Another variable to consider is the level of technological access available to the leaders and clubs. We would, eventually, like to include much more multimedia material with the sessions (i.e. videos exploring the topics, PowerPoint presentations, music to open sessions); however, we must first asses what kinds of equipment are available to the majority of our clubs (several are in Central and Eastern Europe in schools that my not have ready access to data projectors).
My main consideration at the moment is how to best collaborate with knowledgeable people on the structure and editing of the materials. AB has a small cadre of dedicated people who are all juggling one flaming torch too many at the moment. I’ve had the original materials in hand for several months and feel I have a good grasp of where we should generally go with it; however, I’m looking at a cross-cultural curriculum through the lens of my own cultural understanding. Much better would be to have many people of different backgrounds openly collaborating on such a project. I’m considering making the suggestion that we move the material online to a Wiki. This would (if we made the material Open Source):
- Expand the contributorship to a global scale.

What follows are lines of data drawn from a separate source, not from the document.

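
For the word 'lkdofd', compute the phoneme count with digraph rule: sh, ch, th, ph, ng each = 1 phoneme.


Parsing 'lkdofd' greedily, digraphs first:
  'l' -> consonant phoneme (phonemes so far: 1)
  'k' -> consonant phoneme (phonemes so far: 2)
  'd' -> consonant phoneme (phonemes so far: 3)
  'o' -> vowel phoneme (phonemes so far: 4)
  'f' -> consonant phoneme (phonemes so far: 5)
  'd' -> consonant phoneme (phonemes so far: 6)
Total phonemes: 6

6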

- Potentially be the biggest thing this organisation has ever done in terms of broadening its reach and notoriety.
- Essentially make this a standardised and recognised cross-cultural youth curriculum.
Atlantic Bridge would continue to coordinate the clubs and organise their International Youth Festivals. The curriculum would propagate itself…hypothetically; that’s going to take some more thought.
I believe we are at the beginning of what could become a very useful and life-changing concept here in Europe and beyond. It is certainly the right time to train youth to build bridges and become cross-culturally competent. The doors are opening across borders; we have a common language with which to work; and there is a hope in the air about the possibilities of the future. At the same time, as we can read in the news and see on our televisions, there is still much work ahead to help people understand and tolerate one another. It is programs like Bridgebuilders that can help the youth of today become people that will avoid conflict in the future.
If anyone has experience specifically with curriculum development through a Wiki (open or closed) or can point me to a resource, I’d greatly appreciate it.